— -- On the day after the deadly mass shooting at a Florida high school, the East Brunswick Board of Education in New Jersey voted to put armed officers from its local police force in all 11 of its public schools.
The Feb. 15 vote was a unanimous action that came after 17 people died at Marjory Stoneman Douglas High School in Parkland, Florida, when a gunman opened fire on Valentine's Day.
The officers will volunteer for this security position through the police department but will be compensated.
"We expect the cost [to be] $430,000 and that’s on top of their budget of $1.7 million for their existing unarmed security officers," Victor Valeski, the superintendent of schools, told ABC News.
Armed officers were present Tuesday at some schools, but the rest of the officers will be in place at all the schools by next week, Valeski said.
The school district won't announce how many armed officers they are adding to the schools because of security protocol, but this addition will supplement the 71 security officers, who are all retired law enforcement officers, already employed.

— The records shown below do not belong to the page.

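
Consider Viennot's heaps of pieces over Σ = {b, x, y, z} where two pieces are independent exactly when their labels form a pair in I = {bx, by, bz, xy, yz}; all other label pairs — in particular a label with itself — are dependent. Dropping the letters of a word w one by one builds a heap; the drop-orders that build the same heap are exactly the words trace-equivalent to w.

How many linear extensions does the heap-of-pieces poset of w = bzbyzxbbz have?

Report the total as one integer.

#0=b has no predecessor
#1=z has no predecessor
#2=b depends on [0:b]
#3=y has no predecessor
#4=z depends on [1:z]
#5=x depends on [4:z]
#6=b depends on [2:b]
#7=b depends on [6:b]
#8=z depends on [5:x]
sources: [0:b, 1:z, 3:y]
N(rest) = Σ N(rest − s) over sources s of rest; N(one piece) = 1:
  size 1 → [3]=1  [7]=1  [8]=1
  size 2 → [3,7]=2  [3,8]=2  [5,8]=1  [6,7]=1  [7,8]=2
  size 3 → [2,6,7]=1  [3,5,8]=3  [3,6,7]=3  [3,7,8]=6  [4,5,8]=1  [5,7,8]=3  [6,7,8]=3
  size 4 → [0,2,6,7]=1  [1,4,5,8]=1  [2,3,6,7]=4  [2,6,7,8]=4  [3,4,5,8]=4  [3,5,7,8]=12  [3,6,7,8]=12  [4,5,7,8]=4  [5,6,7,8]=6
  size 5 → [0,2,3,6,7]=5  [0,2,6,7,8]=5  [1,3,4,5,8]=5  [1,4,5,7,8]=5  [2,3,6,7,8]=20  [2,5,6,7,8]=10  [3,4,5,7,8]=20  [3,5,6,7,8]=30  [4,5,6,7,8]=10
  size 6 → [0,2,3,6,7,8]=30  [0,2,5,6,7,8]=15  [1,3,4,5,7,8]=30  [1,4,5,6,7,8]=15  [2,3,5,6,7,8]=60  [2,4,5,6,7,8]=20  [3,4,5,6,7,8]=60
  size 7 → [0,2,3,5,6,7,8]=105  [0,2,4,5,6,7,8]=35  [1,2,4,5,6,7,8]=35  [1,3,4,5,6,7,8]=105  [2,3,4,5,6,7,8]=140
  first=0(b) contributes 280
  first=1(z) contributes 280
  first=3(y) contributes 70
|[w]| = 630

630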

The armed officers would be at the schools throughout the entire school day, according to a press release.
Though the vote came after the shooting in Florida, the board of education has been working on this action for quite some time.
"This is something [that] has been in the works for two and [a] half years," said Valeski, adding that the Florida high school shooting was a "catalyst" that made the board feel it was time to vote.
The day after the board of education's vote, East Brunswick schools responded to a threat that was made online.
"A high school student was arrested and charged with making a terroristic threat based on an online posting," the district said in the release, and Valeski confirmed this incident happened on Feb. 16.
"The importance of our unarmed force is one of the things I'm proud of," said Valeski, noting that it was their action that aided in vetting the threat made to the school. "The relationships [the security officers] built with students is invaluable."
Valeski went on to add: "We have a very cooperative relationship with local township police and local administration, mayor and council, and we couldn't do this without their support."